What has stuck with so many was Williams’s belief that hitters like him, who could hit the ball out of the park, should have a slight uppercut to their swing — anathema in an era when the level swing was so often taught. His reasoning was that if a pitch was arriving at the plate on a downward angle, a slight uppercut would allow the bat to stay on the same plane as the ball for a longer period.
“When the ball is on the ground, it puts a greater burden on the fielders; things can happen,” Williams wrote. “But if you get the ball into the air with power, you have the gift to produce the most important hit in baseball — the home run. More important is that you hit consistently with authority.”
This belief has been backed up in recent years by pitch-track technology.
“Once people understood the study of the pitch, then they started to understand the path of the swing, and it became very clear maybe four or five years ago how to match up the plane of the bat with the plane of the pitch,” said John Mallee, the Cubs’ hitting coach. “Ted Williams was talking about that a long time ago, and nobody was listening.”
Kris Bryant remembers his father first showing him the Williams book when he was 10. It still sits on a table at the batting cage where his father teaches.
“I don’t really like to read,” Kris Bryant said. “My dad’s the one that does the reading for me and presents the research to me when I need it. It wasn’t a book that I read; it was more of a teaching tool that my dad used. Obviously, he’s read it a jillion times.”
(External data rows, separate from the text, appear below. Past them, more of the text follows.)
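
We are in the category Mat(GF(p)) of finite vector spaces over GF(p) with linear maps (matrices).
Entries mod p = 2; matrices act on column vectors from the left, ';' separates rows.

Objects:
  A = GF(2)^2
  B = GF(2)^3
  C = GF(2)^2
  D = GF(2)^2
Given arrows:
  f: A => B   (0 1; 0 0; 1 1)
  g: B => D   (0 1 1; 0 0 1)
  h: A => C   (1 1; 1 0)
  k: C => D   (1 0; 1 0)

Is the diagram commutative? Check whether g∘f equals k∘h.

1) trace f;g:
  e0=⟨1,0⟩ f=>⟨0,0,1⟩ g=>⟨1,1⟩
  e1=⟨0,1⟩ f=>⟨1,0,1⟩ g=>⟨1,1⟩
  composite₁ = (1 1; 1 1)
2) trace h;k:
  e0=⟨1,0⟩ h=>⟨1,1⟩ k=>⟨1,1⟩
  e1=⟨0,1⟩ h=>⟨1,0⟩ k=>⟨1,1⟩
  composite₂ = (1 1; 1 1)
Equal? equal; square commutes

Answer: COMMUTES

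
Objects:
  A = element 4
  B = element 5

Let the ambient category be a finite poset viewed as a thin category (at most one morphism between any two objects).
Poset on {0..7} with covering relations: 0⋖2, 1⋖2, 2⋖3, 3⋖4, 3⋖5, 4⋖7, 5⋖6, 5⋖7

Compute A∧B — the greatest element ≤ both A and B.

Common predecessors of 4,5: {0,1,2,3}
  0 <= 3
  1 <= 3
  2 <= 3
  3 <= 3
glb = 3

Answer: A∧B = 3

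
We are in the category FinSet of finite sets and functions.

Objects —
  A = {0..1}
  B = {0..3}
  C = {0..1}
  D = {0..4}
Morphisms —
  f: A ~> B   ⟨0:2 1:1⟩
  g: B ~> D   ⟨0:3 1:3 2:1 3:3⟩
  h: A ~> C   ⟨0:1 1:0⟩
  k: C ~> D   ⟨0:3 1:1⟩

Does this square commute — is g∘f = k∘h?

1) trace f;g:
  0 f~>2 g~>1
  1 f~>1 g~>3
  result₁ = ⟨0:1 1:3⟩
2) trace h;k:
  0 h~>1 k~>1
  1 h~>0 k~>3
  result₂ = ⟨0:1 1:3⟩
Equal? same morphism ✓

Answer: COMMUTES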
That helps explain why Kris Bryant has such a prototypical modern-day swing and approach, which have allowed him to become an All-Star in his first two seasons in the big leagues and made him, at age 24, a leading candidate to win the National League’s Most Valuable Player Award for this season.
Bryant hit .292 with 39 home runs, 102 R.B.I. and a .939 on-base plus slugging percentage in the regular season. In the first two rounds of the postseason, he hit .333 with five doubles, a home run and six R.B.I.
But in the first four games of the World Series, he was just 1 for 14. Then again, he still had that secret weapon — a book written 45 years ago.